Dr. Catherine McKeon of the NIH explained how grants are funded. The process begins with investigators sending proposals to the NIH. A review board evaluates each application for merit, and grants are chosen for funding based on scientific merit and scientific priorities. Dr. McKeon then gave us an update on MSUD research funded by the NIH - there are currently three grants for ongoing studies. She also told us that the NIH denied funding for Dr. Harbhajan S. Paul's research with the MSUD mouse model because it is funding gene therapy research similar to his that could potentially benefit MSUD.
Next, we discussed the addition to the Appropriations Bill of language regarding NIH funding of MSUD research. We were surprised to learn the significance of this addition. The NIH will need to look more closely at MSUD research if the bill passes, which has the potential to benefit all of us. We also discussed several ways to increase the visibility of our organization, including more active participation in NORD (National Organization of Rare Diseases) and the Genetic Alliance.
The apparent lack of young researchers interested in MSUD was a concern of the NIH staff. To deal with this problem, there are several things that we can do as an organization. One is to contact the SIMD (Society of Inherited Metabolic Disorders) and share our concern over the lack of MSUD research. The NIH staff offered to contact local researchers in an attempt to increase interest in this research. They also offered to review current research and determine if any can directly benefit MSUD. It could also prove beneficial to invite prospective researchers to our Symposium.
As we are all aware, treatment for MSUD varies greatly from clinic to clinic. We were excited to learn that the NIH is willing to host a satellite meeting of physicians involved in treating MSUD to discuss standardized care and treatment. This meeting would be in conjunction with other meetings that physicians would be attending at the NIH.
Our meeting with the NIH staff ended at 1 p.m. Those present felt that it was very productive, and we look forward to progress in the areas that we discussed. This meeting was clearly the first step in forming a relationship between our MSUD Family Support Group and the NIH. It is of great importance to have a volunteer to act as a liaison between the two groups. We need to keep an active path of communication and follow up on suggestions offered to us. We will discuss this further at the Symposium in July.

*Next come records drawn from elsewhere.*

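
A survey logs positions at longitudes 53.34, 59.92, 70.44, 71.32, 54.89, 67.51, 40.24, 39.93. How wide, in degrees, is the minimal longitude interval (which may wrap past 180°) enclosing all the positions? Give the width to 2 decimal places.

Sort the longitudes: +39.93°, +40.24°, +53.34°, +54.89°, +59.92°, +67.51°, +70.44°, +71.32°.
Eastward gaps between consecutive values (wrapping around): 0.31°, 13.10°, 1.55°, 5.03°, 7.59°, 2.93°, 0.88°, 328.61°.
Largest gap = 328.61° ⇒ minimal covering band is its complement: 360° − 328.61° = 31.39°.
Band runs from +39.93° eastward to +71.32°.

31.39°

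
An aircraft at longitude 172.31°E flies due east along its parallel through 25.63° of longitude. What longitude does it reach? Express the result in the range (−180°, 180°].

Start at +172.31°; shift +25.63° → +197.94°.
+197.94° lies outside (−180°, 180°]; subtract 360° → -162.06°.

162.06°W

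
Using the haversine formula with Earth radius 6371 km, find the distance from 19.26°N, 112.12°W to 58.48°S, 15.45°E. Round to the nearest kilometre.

13966 km

Δλ = 15.45 − -112.12 = 127.57°.
Δφ = -58.48 − 19.26 = -77.74°.
a = sin²(Δφ/2) + cos φ₁ · cos φ₂ · sin²(Δλ/2) = 0.791056.
c = 2·atan2(√a, √(1−a)) = 2.19212 rad → d = 6371·c ≈ 13965.99 km.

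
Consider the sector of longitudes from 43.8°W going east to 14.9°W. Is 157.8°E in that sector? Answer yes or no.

No

Band width going east from -43.8° to -14.9°: ((-14.9 − -43.8) mod 360) = 28.9°.
Offset of +157.8° east of the west edge: ((157.8 − -43.8) mod 360) = 201.6°.
201.6° > 28.9° ⇒ outside.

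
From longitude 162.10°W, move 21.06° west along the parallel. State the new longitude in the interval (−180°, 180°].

176.84°E

Start at -162.10°; shift −21.06° → -183.16°.
-183.16° lies outside (−180°, 180°]; add 360° → +176.84°.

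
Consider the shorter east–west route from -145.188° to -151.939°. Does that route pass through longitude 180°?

Signed shortest Δλ = ((-151.939 − -145.188 + 180) mod 360) − 180 = -6.751°.
Going west by 6.751° from -145.188° reaches -151.939° without touching 180°.

No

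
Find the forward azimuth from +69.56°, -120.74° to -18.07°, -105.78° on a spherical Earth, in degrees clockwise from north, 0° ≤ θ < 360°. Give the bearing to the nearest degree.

166°

Δλ = -105.78 − -120.74 = 14.96°.
θ = atan2( sin Δλ · cos φ₂ , cos φ₁ · sin φ₂ − sin φ₁ · cos φ₂ · cos Δλ )
  = atan2(0.24541, -0.96895) = 165.787° → normalised to [0°, 360°): 165.787°.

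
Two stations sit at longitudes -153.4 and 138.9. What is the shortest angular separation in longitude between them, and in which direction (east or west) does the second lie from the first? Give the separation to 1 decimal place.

67.7° west

Raw difference: 138.9 − -153.4 = 292.3°.
Normalise into (−180°, 180°]: 292.3° − 360° = -67.7°.
Negative ⇒ the second point lies to the west; separation 67.7°.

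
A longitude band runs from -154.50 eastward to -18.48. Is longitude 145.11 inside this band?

Band width going east from -154.50° to -18.48°: ((-18.48 − -154.50) mod 360) = 136.02°.
Offset of +145.11° east of the west edge: ((145.11 − -154.50) mod 360) = 299.61°.
299.61° > 136.02° ⇒ outside.

No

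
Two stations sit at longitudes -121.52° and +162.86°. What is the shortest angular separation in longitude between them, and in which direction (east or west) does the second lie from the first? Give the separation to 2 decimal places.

75.62° west

Raw difference: 162.86 − -121.52 = 284.38°.
Normalise into (−180°, 180°]: 284.38° − 360° = -75.62°.
Negative ⇒ the second point lies to the west; separation 75.62°.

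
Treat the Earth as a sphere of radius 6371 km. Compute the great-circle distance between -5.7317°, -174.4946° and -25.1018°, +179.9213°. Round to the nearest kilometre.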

*The NIH is the major funding agency for academic health research. It comprises 27 separate institutes and centers and is one of eight health agencies of the Public Health Service which, in turn, is part of the U.S. Department of Health and Human Services. It is a large agency with 17,000 employees, 10,000 of whom are scientists. The goal of NIH research is to acquire new knowledge to help prevent, detect, diagnose, and treat disease and disability, from the rarest genetic disorder to the common cold. NIH conducts research in its own laboratories; supports the research of non-federal scientists in universities, medical schools, hospitals, and research institutions throughout the country and abroad; helps in the training of research investigators; and fosters communication of medical and health sciences information.
NIH meets MSUD representatives, left to right: Front - MaryLou Oster Granite, Ph.D., Denise Pinskey, Tibbie Turner, Michael Woorman, Catherine McKeon, Ph.D., Back - Adrienne Geffen, Irv Geffen, Sandy Bulcher, Richard Farishian, Ph.D., Stephen Groft, Pharm.D., Claude Mayberry, Susan Jasin.